Ontario ERs Facing Closure Due To Longstanding Nursing Issues-  Brock Expert

Ontario ERs Facing Closure Due To Longstanding Nursing Issues-  Brock Expert

‘The entire system needs to be reformed’. …”Even if we increase the workforce, there still needs to be amenable work conditions as an incentive for RNs to stay in Ontario.”                                          – Connie Schumacher, Assistant Professor of Nursing at Brock University

Connie Schumacher, Assistant Professor of Nursing at Brock University.

A News Release from Brock University in St. Catharines, Ontario

Posted July 28th, 2022 on Niagara At Large

Niagara, Ontario – Situation critical. Recent news that many Ontario emergency departments (ERs) are on the brink of closing due to nursing shortages is dire but not surprising to Connie Schumacher.

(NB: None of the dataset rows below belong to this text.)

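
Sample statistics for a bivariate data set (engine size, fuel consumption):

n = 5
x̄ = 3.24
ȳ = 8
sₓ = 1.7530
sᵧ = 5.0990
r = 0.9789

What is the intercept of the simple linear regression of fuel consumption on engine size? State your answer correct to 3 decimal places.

-1.225

b = r · sᵧ/sₓ = 0.9789 · 5.099/1.753 = 2.847354
a = ȳ − b·x̄ = 8 − 2.847354·3.24 = -1.225426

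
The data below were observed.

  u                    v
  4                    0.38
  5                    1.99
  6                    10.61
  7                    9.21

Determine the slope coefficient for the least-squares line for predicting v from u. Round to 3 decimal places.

3.511

n = 4, Σx = 22, Σy = 22.19, Σxy = 139.6, Σx² = 126
Sxx = Σx² − (Σx)²/n = 126 − 121 = 5
Sxy = Σxy − (Σx)(Σy)/n = 139.6 − 122.045 = 17.555
b = Sxy/Sxx = 17.555/5 = 3.511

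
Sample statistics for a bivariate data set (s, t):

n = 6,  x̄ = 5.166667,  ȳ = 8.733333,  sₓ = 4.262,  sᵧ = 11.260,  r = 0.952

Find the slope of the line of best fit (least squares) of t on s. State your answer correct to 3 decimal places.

b = r · sᵧ/sₓ = 0.952 · 11.26/4.262 = 2.515138

2.515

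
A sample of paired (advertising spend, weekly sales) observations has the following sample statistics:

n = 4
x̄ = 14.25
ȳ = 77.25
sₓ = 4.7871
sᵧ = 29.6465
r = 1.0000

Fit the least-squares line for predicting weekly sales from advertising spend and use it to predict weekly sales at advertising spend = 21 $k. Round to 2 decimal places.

b = r · sᵧ/sₓ = 1 · 29.6465/4.7871 = 6.192998
a = ȳ − b·x̄ = 77.25 − 6.192998·14.25 = -11.000219
ŷ(21) = a + b·21 = -11.000219 + 6.192998·21 = 119.052735

119.05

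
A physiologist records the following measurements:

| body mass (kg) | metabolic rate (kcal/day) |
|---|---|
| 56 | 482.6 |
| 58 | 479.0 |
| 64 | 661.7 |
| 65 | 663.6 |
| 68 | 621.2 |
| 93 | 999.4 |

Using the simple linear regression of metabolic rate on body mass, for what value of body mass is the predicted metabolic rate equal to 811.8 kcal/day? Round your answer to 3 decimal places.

n = 6, Σx = 404, Σy = 3907.5, Σxy = 275476.2, Σx² = 28094
Sxx = Σx² − (Σx)²/n = 28094 − 27202.666667 = 891.333333
Sxy = Σxy − (Σx)(Σy)/n = 275476.2 − 263105 = 12371.2
b = Sxy/Sxx = 12371.2/891.333333 = 13.879432
a = ȳ − b·x̄ = 651.25 − 13.879432·67.333333 = -283.298392
Set a + b·x = 811.8: x = (811.8 − (-283.298392)) / 13.879432 = 78.900810

78.901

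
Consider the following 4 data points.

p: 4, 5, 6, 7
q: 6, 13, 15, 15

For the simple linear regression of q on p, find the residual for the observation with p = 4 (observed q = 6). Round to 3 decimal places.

-1.900

n = 4, Σx = 22, Σy = 49, Σxy = 284, Σx² = 126
Sxx = Σx² − (Σx)²/n = 126 − 121 = 5
Sxy = Σxy − (Σx)(Σy)/n = 284 − 269.5 = 14.5
b = Sxy/Sxx = 14.5/5 = 2.9
a = ȳ − b·x̄ = 12.25 − 2.9·5.5 = -3.7
ŷ(4) = -3.7 + 2.9·4 = 7.9
residual = y − ŷ = 6 − 7.9 = -1.9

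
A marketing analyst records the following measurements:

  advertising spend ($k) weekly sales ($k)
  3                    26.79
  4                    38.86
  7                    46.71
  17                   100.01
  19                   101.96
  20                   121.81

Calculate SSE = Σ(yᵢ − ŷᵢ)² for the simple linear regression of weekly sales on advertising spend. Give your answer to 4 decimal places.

144.1377

n = 6, Σx = 70, Σy = 436.14, Σxy = 6636.39, Σx² = 1124, Σy² = 39645.1456
Sxx = Σx² − (Σx)²/n = 1124 − 816.666667 = 307.333333
Sxy = Σxy − (Σx)(Σy)/n = 6636.39 − 5088.3 = 1548.09
Syy = Σy² − (Σy)²/n = 39645.1456 − 31703.0166 = 7942.129
b = Sxy/Sxx = 1548.09/307.333333 = 5.037169
SSE = Syy − b·Sxy = 7942.129 − 5.037169·1548.09 = 144.137737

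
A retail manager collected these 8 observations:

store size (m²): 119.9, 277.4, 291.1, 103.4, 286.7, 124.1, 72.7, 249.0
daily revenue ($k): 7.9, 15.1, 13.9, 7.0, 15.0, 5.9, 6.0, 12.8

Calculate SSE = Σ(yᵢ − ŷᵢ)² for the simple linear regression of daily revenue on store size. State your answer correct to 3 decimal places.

n = 8, Σx = 1524.3, Σy = 83.6, Σxy = 18562.13, Σx² = 351641.53, Σy² = 992.28
Sxx = Σx² − (Σx)²/n = 351641.53 − 290436.31125 = 61205.21875
Sxy = Σxy − (Σx)(Σy)/n = 18562.13 − 15928.935 = 2633.195
Syy = Σy² − (Σy)²/n = 992.28 − 873.62 = 118.66
b = Sxy/Sxx = 2633.195/61205.21875 = 0.043022
SSE = Syy − b·Sxy = 118.66 − 0.043022·2633.195 = 5.373649

5.374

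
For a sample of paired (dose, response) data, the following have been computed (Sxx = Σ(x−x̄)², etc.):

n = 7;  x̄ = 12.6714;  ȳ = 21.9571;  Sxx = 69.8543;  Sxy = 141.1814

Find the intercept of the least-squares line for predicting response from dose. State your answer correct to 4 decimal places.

b = Sxy/Sxx = 141.1814/69.8543 = 2.021084
a = ȳ − b·x̄ = 21.9571 − 2.021084·12.6714 = -3.652862

-3.6529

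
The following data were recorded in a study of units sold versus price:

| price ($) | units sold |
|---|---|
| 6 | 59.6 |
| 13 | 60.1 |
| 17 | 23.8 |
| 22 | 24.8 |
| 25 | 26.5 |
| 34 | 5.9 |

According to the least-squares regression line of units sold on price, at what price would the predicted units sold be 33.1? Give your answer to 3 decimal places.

19.674

n = 6, Σx = 117, Σy = 200.7, Σxy = 2952.2, Σx² = 2759
Sxx = Σx² − (Σx)²/n = 2759 − 2281.5 = 477.5
Sxy = Σxy − (Σx)(Σy)/n = 2952.2 − 3913.65 = -961.45
b = Sxy/Sxx = -961.45/477.5 = -2.013508
a = ȳ − b·x̄ = 33.45 − (-2.013508)·19.5 = 72.713403
Set a + b·x = 33.1: x = (33.1 − 72.713403) / (-2.013508) = 19.673826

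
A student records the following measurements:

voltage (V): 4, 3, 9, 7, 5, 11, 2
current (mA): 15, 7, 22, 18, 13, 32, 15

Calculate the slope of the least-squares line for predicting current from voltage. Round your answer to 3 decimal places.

n = 7, Σx = 41, Σy = 122, Σxy = 852, Σx² = 305
Sxx = Σx² − (Σx)²/n = 305 − 240.142857 = 64.857143
Sxy = Σxy − (Σx)(Σy)/n = 852 − 714.571429 = 137.428571
b = Sxy/Sxx = 137.428571/64.857143 = 2.118943

2.119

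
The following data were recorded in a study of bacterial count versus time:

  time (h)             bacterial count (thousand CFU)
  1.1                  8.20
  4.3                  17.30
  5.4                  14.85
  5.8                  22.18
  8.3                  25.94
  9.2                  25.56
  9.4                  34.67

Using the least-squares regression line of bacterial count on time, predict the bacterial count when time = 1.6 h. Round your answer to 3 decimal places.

n = 7, Σx = 43.5, Σy = 148.7, Σxy = 1068.596, Σx² = 324.39
Sxx = Σx² − (Σx)²/n = 324.39 − 270.321429 = 54.068571
Sxy = Σxy − (Σx)(Σy)/n = 1068.596 − 924.064286 = 144.531714
b = Sxy/Sxx = 144.531714/54.068571 = 2.673119
a = ȳ − b·x̄ = 21.242857 − 2.673119·6.214286 = 4.631333
ŷ(1.6) = a + b·1.6 = 4.631333 + 2.673119·1.6 = 8.908323

8.908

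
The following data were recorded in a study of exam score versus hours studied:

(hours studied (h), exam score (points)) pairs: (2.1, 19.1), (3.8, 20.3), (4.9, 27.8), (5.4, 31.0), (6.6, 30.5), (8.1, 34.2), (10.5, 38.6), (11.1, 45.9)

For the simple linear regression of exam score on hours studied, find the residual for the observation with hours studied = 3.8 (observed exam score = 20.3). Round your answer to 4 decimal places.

-3.1230

n = 8, Σx = 52.5, Σy = 247.4, Σxy = 1813.98, Σx² = 414.65
Sxx = Σx² − (Σx)²/n = 414.65 − 344.53125 = 70.11875
Sxy = Σxy − (Σx)(Σy)/n = 1813.98 − 1623.5625 = 190.4175
b = Sxy/Sxx = 190.4175/70.11875 = 2.715643
a = ȳ − b·x̄ = 30.925 − 2.715643·6.5625 = 13.103592
ŷ(3.8) = 13.103592 + 2.715643·3.8 = 23.423036
residual = y − ŷ = 20.3 − 23.423036 = -3.123036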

“The ER is usually the first to signal a warning, and ER overcrowding has been an issue that has not been adequately addressed in decades,” says the Assistant Professor of Nursing at Brock University.

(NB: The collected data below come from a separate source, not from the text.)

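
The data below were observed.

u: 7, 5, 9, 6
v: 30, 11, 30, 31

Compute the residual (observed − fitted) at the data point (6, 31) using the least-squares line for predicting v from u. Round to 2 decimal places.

8.29

n = 4, Σx = 27, Σy = 102, Σxy = 721, Σx² = 191
Sxx = Σx² − (Σx)²/n = 191 − 182.25 = 8.75
Sxy = Σxy − (Σx)(Σy)/n = 721 − 688.5 = 32.5
b = Sxy/Sxx = 32.5/8.75 = 3.714286
a = ȳ − b·x̄ = 25.5 − 3.714286·6.75 = 0.428571
ŷ(6) = 0.428571 + 3.714286·6 = 22.714286
residual = y − ŷ = 31 − 22.714286 = 8.285714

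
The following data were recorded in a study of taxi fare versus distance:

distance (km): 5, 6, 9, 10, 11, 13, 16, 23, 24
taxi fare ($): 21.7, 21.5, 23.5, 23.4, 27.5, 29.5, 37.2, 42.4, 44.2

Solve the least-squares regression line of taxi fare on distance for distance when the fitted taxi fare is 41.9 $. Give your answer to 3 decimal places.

n = 9, Σx = 117, Σy = 270.9, Σxy = 4000.2, Σx² = 1893
Sxx = Σx² − (Σx)²/n = 1893 − 1521 = 372
Sxy = Σxy − (Σx)(Σy)/n = 4000.2 − 3521.7 = 478.5
b = Sxy/Sxx = 478.5/372 = 1.286290
a = ȳ − b·x̄ = 30.1 − 1.286290·13 = 13.378226
Set a + b·x = 41.9: x = (41.9 − 13.378226) / 1.286290 = 22.173668

22.174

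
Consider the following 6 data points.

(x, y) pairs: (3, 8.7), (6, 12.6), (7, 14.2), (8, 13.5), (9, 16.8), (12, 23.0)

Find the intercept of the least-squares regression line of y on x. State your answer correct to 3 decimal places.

n = 6, Σx = 45, Σy = 88.8, Σxy = 736.3, Σx² = 383
Sxx = Σx² − (Σx)²/n = 383 − 337.5 = 45.5
Sxy = Σxy − (Σx)(Σy)/n = 736.3 − 666 = 70.3
b = Sxy/Sxx = 70.3/45.5 = 1.545055
a = ȳ − b·x̄ = 14.8 − 1.545055·7.5 = 3.212088

3.212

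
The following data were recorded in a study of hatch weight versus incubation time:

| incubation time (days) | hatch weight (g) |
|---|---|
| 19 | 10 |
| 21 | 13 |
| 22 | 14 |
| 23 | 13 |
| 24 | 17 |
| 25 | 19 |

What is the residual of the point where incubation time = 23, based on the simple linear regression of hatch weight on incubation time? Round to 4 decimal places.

-2.2571

n = 6, Σx = 134, Σy = 86, Σxy = 1953, Σx² = 3016
Sxx = Σx² − (Σx)²/n = 3016 − 2992.666667 = 23.333333
Sxy = Σxy − (Σx)(Σy)/n = 1953 − 1920.666667 = 32.333333
b = Sxy/Sxx = 32.333333/23.333333 = 1.385714
a = ȳ − b·x̄ = 14.333333 − 1.385714·22.333333 = -16.614286
ŷ(23) = -16.614286 + 1.385714·23 = 15.257143
residual = y − ŷ = 13 − 15.257143 = -2.257143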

Schumacher says merely hiring more nurses is a short-term solution to underlying, long-festering problems in Ontario’s health-care system that need to be fixed.

These include:

  *   Bill 124, legislation passed in 2019 that limits wage increases to a maximum of one per cent total compensation for three years for registered nurses (RN), nurse practitioners and health-care professionals. “Bill 124 is a contentious issue that has contributed to the moral distress and undervalued climate that now exists within the current nursing workforce,” Schumacher says.

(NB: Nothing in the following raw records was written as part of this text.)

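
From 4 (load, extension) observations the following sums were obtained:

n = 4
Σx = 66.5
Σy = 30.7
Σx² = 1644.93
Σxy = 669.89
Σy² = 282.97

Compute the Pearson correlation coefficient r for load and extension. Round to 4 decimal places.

Sxx = Σx² − (Σx)²/n = 1644.93 − 1105.5625 = 539.3675
Sxy = Σxy − (Σx)(Σy)/n = 669.89 − 510.3875 = 159.5025
Syy = Σy² − (Σy)²/n = 282.97 − 235.6225 = 47.3475
r = Sxy/√(Sxx·Syy) = 159.5025/√(25537.702706) = 159.5025/159.805202 = 0.998106

0.9981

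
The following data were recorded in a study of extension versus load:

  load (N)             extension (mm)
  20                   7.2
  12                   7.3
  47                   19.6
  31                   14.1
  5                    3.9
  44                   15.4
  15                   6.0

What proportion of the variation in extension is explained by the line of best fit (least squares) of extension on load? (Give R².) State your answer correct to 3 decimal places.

n = 7, Σx = 174, Σy = 73.5, Σxy = 2377, Σx² = 5900, Σy² = 976.47
Sxx = Σx² − (Σx)²/n = 5900 − 4325.142857 = 1574.857143
Sxy = Σxy − (Σx)(Σy)/n = 2377 − 1827 = 550
Syy = Σy² − (Σy)²/n = 976.47 − 771.75 = 204.72
R² = Sxy²/(Sxx·Syy) = (550)²/(1574.857143·204.72) = 0.938262

0.938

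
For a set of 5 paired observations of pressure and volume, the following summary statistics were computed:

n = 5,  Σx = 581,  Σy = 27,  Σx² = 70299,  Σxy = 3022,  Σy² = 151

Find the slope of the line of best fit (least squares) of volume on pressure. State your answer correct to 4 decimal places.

-0.0414

Sxx = Σx² − (Σx)²/n = 70299 − 67512.2 = 2786.8
Sxy = Σxy − (Σx)(Σy)/n = 3022 − 3137.4 = -115.4
b = Sxy/Sxx = -115.4/2786.8 = -0.041410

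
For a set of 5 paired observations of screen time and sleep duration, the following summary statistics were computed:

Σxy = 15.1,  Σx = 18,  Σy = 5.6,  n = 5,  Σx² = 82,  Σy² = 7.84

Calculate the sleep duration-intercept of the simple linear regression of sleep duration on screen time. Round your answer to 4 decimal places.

Sxx = Σx² − (Σx)²/n = 82 − 64.8 = 17.2
Sxy = Σxy − (Σx)(Σy)/n = 15.1 − 20.16 = -5.06
b = Sxy/Sxx = -5.06/17.2 = -0.294186
a = ȳ − b·x̄ = 1.12 − (-0.294186)·3.6 = 2.179070

2.1791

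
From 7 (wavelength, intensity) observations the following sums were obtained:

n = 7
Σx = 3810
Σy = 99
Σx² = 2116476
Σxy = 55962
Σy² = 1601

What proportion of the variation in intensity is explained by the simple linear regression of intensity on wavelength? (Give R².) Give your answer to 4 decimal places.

0.5028

Sxx = Σx² − (Σx)²/n = 2116476 − 2073728.571429 = 42747.428571
Sxy = Σxy − (Σx)(Σy)/n = 55962 − 53884.285714 = 2077.714286
Syy = Σy² − (Σy)²/n = 1601 − 1400.142857 = 200.857143
R² = Sxy²/(Sxx·Syy) = (2077.714286)²/(42747.428571·200.857143) = 0.502776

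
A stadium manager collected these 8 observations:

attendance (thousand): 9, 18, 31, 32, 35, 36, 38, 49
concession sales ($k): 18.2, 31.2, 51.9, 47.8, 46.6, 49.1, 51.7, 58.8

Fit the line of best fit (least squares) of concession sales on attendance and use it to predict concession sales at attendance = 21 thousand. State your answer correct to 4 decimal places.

n = 8, Σx = 248, Σy = 355.3, Σxy = 12108.3, Σx² = 8756
Sxx = Σx² − (Σx)²/n = 8756 − 7688 = 1068
Sxy = Σxy − (Σx)(Σy)/n = 12108.3 − 11014.3 = 1094
b = Sxy/Sxx = 1094/1068 = 1.024345
a = ȳ − b·x̄ = 44.4125 − 1.024345·31 = 12.657818
ŷ(21) = a + b·21 = 12.657818 + 1.024345·21 = 34.169054

34.1691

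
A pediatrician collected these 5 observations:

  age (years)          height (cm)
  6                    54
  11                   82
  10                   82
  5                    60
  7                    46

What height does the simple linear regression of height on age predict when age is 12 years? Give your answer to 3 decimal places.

n = 5, Σx = 39, Σy = 324, Σxy = 2668, Σx² = 331
Sxx = Σx² − (Σx)²/n = 331 − 304.2 = 26.8
Sxy = Σxy − (Σx)(Σy)/n = 2668 − 2527.2 = 140.8
b = Sxy/Sxx = 140.8/26.8 = 5.253731
a = ȳ − b·x̄ = 64.8 − 5.253731·7.8 = 23.820896
ŷ(12) = a + b·12 = 23.820896 + 5.253731·12 = 86.865672

86.866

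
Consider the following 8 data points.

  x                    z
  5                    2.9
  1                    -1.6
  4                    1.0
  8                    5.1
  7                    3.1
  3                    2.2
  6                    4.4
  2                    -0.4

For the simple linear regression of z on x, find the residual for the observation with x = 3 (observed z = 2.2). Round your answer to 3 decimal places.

n = 8, Σx = 36, Σy = 16.7, Σxy = 111.6, Σx² = 204
Sxx = Σx² − (Σx)²/n = 204 − 162 = 42
Sxy = Σxy − (Σx)(Σy)/n = 111.6 − 75.15 = 36.45
b = Sxy/Sxx = 36.45/42 = 0.867857
a = ȳ − b·x̄ = 2.0875 − 0.867857·4.5 = -1.817857
ŷ(3) = -1.817857 + 0.867857·3 = 0.785714
residual = y − ŷ = 2.2 − 0.785714 = 1.414286

1.414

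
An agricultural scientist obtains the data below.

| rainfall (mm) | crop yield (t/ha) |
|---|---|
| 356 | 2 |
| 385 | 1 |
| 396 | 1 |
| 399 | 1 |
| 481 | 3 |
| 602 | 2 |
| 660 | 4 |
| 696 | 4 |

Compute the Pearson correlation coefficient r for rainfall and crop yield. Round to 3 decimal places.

n = 8, Σx = 3975, Σy = 18, Σxy = 9963, Σx² = 2104759, Σy² = 52
Sxx = Σx² − (Σx)²/n = 2104759 − 1975078.125 = 129680.875
Sxy = Σxy − (Σx)(Σy)/n = 9963 − 8943.75 = 1019.25
Syy = Σy² − (Σy)²/n = 52 − 40.5 = 11.5
r = Sxy/√(Sxx·Syy) = 1019.25/√(1491330.0625) = 1019.25/1221.200255 = 0.834630

0.835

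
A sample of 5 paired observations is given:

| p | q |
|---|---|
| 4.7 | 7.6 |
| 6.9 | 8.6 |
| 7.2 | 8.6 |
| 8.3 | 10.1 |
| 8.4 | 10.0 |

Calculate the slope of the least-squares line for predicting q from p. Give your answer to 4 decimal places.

n = 5, Σx = 35.5, Σy = 44.9, Σxy = 324.81, Σx² = 260.99
Sxx = Σx² − (Σx)²/n = 260.99 − 252.05 = 8.94
Sxy = Σxy − (Σx)(Σy)/n = 324.81 − 318.79 = 6.02
b = Sxy/Sxx = 6.02/8.94 = 0.673378

0.6734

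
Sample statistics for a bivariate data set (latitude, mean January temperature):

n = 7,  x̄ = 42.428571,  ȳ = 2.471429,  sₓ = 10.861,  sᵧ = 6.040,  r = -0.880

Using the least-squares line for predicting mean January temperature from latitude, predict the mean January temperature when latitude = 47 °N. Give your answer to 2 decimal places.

b = r · sᵧ/sₓ = -0.88 · 6.04/10.861 = -0.489384
a = ȳ − b·x̄ = 2.471429 − (-0.489384)·42.428571 = 23.235294
ŷ(47) = a + b·47 = 23.235294 + (-0.489384)·47 = 0.234245

0.23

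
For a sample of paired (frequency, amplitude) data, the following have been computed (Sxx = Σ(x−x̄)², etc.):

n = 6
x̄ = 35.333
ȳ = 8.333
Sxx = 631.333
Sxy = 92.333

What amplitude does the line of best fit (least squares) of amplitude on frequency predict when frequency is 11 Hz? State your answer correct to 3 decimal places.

b = Sxy/Sxx = 92.333/631.333 = 0.146251
a = ȳ − b·x̄ = 8.333 − 0.146251·35.333 = 3.165518
ŷ(11) = a + b·11 = 3.165518 + 0.146251·11 = 4.774278

4.774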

  *   A chronic shortage of hospital beds.

  *   The loosening of public health measures, such as dropping the mask mandate, “that has allowed for unchecked transmission of an airborne pathogen,” she says.

  *   And the lowest RN-to population ratio<https://rnao.ca/fr/news/media-releases/2018/06/14/ontario-has-worst-rn-population-ratio-canada-province-must-hire-more-#:~:text=Figures%20released%20today%20by%20the,across%20the%20rest%20of%20Canada.> in Canada, which “has most likely contributed to the current shortage,” she adds.

“My point is nurses are burnt out and leaving the workforce. There’s a narrative of ‘increase the workforce’ without addressing the underlying issues that pre-existed the pandemic,” she says.

Schumacher, who is an RN, worked in the ER of Hamilton’s Juravinski/Henderson Hospital from 1998 to 2010.

“At that time, the ER was constantly in a flux of overcapacity with no access to beds, sometimes having more than 20 admitted patients in the emergency department waiting for beds,” she says. “Beds and nurses are uniquely tied — you cannot increase beds without increasing the complement of staff that would care for the patient occupying the bed.”

The entire system needs to be reformed, Schumacher says. “Even if we increase the workforce, there still needs to be amenable work conditions as an incentive for RNs to stay in Ontario.”

Schumacher notes that Brock University has expanded its Nursing program<https://brocku.ca/brock-news/2022/05/brock-nursing-experiencing-unprecedented-growth/> to meet the challenges<https://brocku.ca/brock-news/2022/05/brock-prepares-future-nurses-for-challenges-in-the-field/> in the field. She says two years ago, Brock enrolled 80 first-year Nursing students.

“Come this September, we are projected to exceed an intake of 225 Nursing students in first year,” she says, adding that 94 Nursing students graduated this year.”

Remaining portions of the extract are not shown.